December 1, 2022 -- Forsyth Institute researchers have discovered two breakthrough mechanisms that could generate cartilage cells, which have regenerative medicine implications for cartilage injuries and degeneration treatments.
Using the multifaced protein called β-catenin, the scientists found that it acts as a cell adhesion molecule to facilitate cell-cell interaction (Science Advances, November 30, 2022). They also discovered the gene regulator responsible for skeletal cell fate switching.
Previous research pointed toward the Wnt signal transduction pathway as the determinant of whether a cell becomes bone or cartilage. However, the master factor transducing the Wnt signals is β-catenin.
In the current study, when β-catenin was only partially impaired for signaling, the cells were unable to form bone or cartilage. Also, the team found GATA 3, an alternative action of β-catenin, is responsible for skeletal cell fate switching.

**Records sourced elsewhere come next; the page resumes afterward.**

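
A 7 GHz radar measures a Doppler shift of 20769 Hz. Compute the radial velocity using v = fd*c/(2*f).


v = 20769 * 3e8 / (2 * 7000000000.0) = 445.1 m/s

445.1 m/s


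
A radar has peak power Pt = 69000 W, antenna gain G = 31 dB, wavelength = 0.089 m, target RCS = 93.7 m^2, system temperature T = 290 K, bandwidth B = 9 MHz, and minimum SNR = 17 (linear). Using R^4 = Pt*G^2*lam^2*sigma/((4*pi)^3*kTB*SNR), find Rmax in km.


G_lin = 10^(31/10) = 1258.925412
R^4 = 69000 * 1258.925412^2 * 0.089^2 * 93.7 / ((4*pi)^3 * 1.38e-23 * 290 * 9000000.0 * 17)
R^4 = 6.67991e19 m^4
R_max = (6.67991e19)^(1/4) = 90405.0 m = 90.4 km

90.4 km


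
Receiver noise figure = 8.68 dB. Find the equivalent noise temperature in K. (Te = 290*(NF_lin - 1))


NF_lin = 10^(8.68/10) = 7.379042
Te = 290 * (7.379042 - 1) = 1849.9 K

1849.9 K


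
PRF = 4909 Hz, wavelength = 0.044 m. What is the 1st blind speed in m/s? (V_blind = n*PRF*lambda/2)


V_blind = 1 * 4909 * 0.044 / 2 = 108.0 m/s

108.0 m/s


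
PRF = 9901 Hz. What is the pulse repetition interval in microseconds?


PRI = 1/9901 = 0.0001009999 s = 101.0 us

101.0 us


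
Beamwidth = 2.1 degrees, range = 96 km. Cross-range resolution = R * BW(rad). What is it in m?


BW_rad = 0.036651914
CR = 96000 * 0.036651914 = 3518.6 m

3518.6 m


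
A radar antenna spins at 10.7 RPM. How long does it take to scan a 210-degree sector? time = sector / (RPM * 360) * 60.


t = 210 / (10.7 * 360) * 60 = 3.27 s

3.27 s


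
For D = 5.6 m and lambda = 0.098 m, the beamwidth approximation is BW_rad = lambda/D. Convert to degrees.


BW_rad = 0.098 / 5.6 = 0.0175
BW_deg = 1.0 degrees

1.0 degrees


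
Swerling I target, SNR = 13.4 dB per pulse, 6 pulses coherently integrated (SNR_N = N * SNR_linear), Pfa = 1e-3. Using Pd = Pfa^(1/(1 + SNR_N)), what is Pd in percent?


SNR_lin = 10^(13.4/10) = 21.87762
SNR_N = 6 * 21.87762 = 131.26572
1/(1 + SNR_N) = 1/132.26572 = 0.0075605
Pd = (1e-3)^0.0075605 = 0.94911
Pd = 94.9%

94.9%


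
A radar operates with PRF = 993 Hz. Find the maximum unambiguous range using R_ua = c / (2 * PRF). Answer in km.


R_ua = 3e8 / (2 * 993) = 151057.4 m = 151.1 km

151.1 km


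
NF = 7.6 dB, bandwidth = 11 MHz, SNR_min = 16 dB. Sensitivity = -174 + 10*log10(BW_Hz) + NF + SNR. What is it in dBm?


10*log10(11000000.0) = 70.41
S = -174 + 70.41 + 7.6 + 16 = -80.0 dBm

-80.0 dBm


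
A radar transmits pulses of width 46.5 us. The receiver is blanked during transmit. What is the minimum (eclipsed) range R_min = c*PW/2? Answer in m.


R_min = 3e8 * 46.5e-6 / 2 = 6975.0 m

6975.0 m


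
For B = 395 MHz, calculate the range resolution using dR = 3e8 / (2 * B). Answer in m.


dR = 3e8 / (2 * 395000000.0) = 0.38 m

0.38 m


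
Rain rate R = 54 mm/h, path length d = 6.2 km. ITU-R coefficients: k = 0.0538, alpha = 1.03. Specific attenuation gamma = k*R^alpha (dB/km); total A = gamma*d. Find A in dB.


gamma = 0.0538 * 54^1.03 = 3.274522 dB/km
A = 3.274522 * 6.2 = 20.3 dB

20.3 dB


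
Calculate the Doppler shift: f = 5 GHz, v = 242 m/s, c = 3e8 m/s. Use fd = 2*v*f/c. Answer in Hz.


fd = 2 * 242 * 5000000000.0 / 3e8 = 8066.7 Hz

8066.7 Hz


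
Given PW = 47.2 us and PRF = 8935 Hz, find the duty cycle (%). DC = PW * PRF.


DC = 47.2e-6 * 8935 * 100 = 42.17%

42.17%


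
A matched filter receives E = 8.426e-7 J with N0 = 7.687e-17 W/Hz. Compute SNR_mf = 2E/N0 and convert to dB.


SNR_lin = 2 * 8.426e-7 / 7.687e-17 = 2.192e10
SNR_dB = 10*log10(2.192e10) = 103.4 dB

103.4 dB


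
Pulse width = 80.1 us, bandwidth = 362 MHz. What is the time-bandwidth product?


TBP = 80.1 * 362 = 28996.2

28996.2


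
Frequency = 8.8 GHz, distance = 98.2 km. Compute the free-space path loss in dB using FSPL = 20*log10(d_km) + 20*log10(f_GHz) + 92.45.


20*log10(98.2) = 39.84
20*log10(8.8) = 18.89
FSPL = 151.2 dB

151.2 dB


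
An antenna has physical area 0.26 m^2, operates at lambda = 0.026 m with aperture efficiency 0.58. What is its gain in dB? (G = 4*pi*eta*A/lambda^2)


G_linear = 4*pi*0.58*0.26/0.026^2 = 2803.27
G_dB = 10*log10(2803.27) = 34.5 dB

34.5 dB


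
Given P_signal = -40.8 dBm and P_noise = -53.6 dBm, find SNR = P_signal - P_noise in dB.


SNR = -40.8 - (-53.6) = 12.8 dB

12.8 dB


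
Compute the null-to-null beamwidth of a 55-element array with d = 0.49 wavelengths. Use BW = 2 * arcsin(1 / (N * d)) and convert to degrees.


1/(N*d) = 1/(55*0.49) = 0.037106
BW = 2*arcsin(0.037106) = 4.3 degrees

4.3 degrees


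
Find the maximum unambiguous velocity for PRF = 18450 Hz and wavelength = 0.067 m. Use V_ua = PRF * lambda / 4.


V_ua = 18450 * 0.067 / 4 = 309.0 m/s

309.0 m/s


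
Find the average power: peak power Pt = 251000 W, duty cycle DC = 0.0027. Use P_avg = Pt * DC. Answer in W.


P_avg = 251000 * 0.0027 = 677.7 W

677.7 W


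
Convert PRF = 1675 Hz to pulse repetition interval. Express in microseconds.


PRI = 1/1675 = 0.0005970149 s = 597.0 us

597.0 us


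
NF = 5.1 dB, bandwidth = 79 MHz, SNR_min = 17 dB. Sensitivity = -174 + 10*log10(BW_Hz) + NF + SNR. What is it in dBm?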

GATA3 is a single gene regulator that turns on cartilage-specific gene expression in cells. GATA3 binds to the genome sequences required for the reprogramming and it could be used to potentially change any somatic cell to become a cartilage-forming cell. The process is similar to using four stem cell factors to generate the embryonic stem cell-like cells called induced pluripotent stem cells, the scientists said.
Cells could be directed to become bone, cartilage, or fat and this opens new avenues for scientists to explore as well as potential treatment opportunities, the researchers added.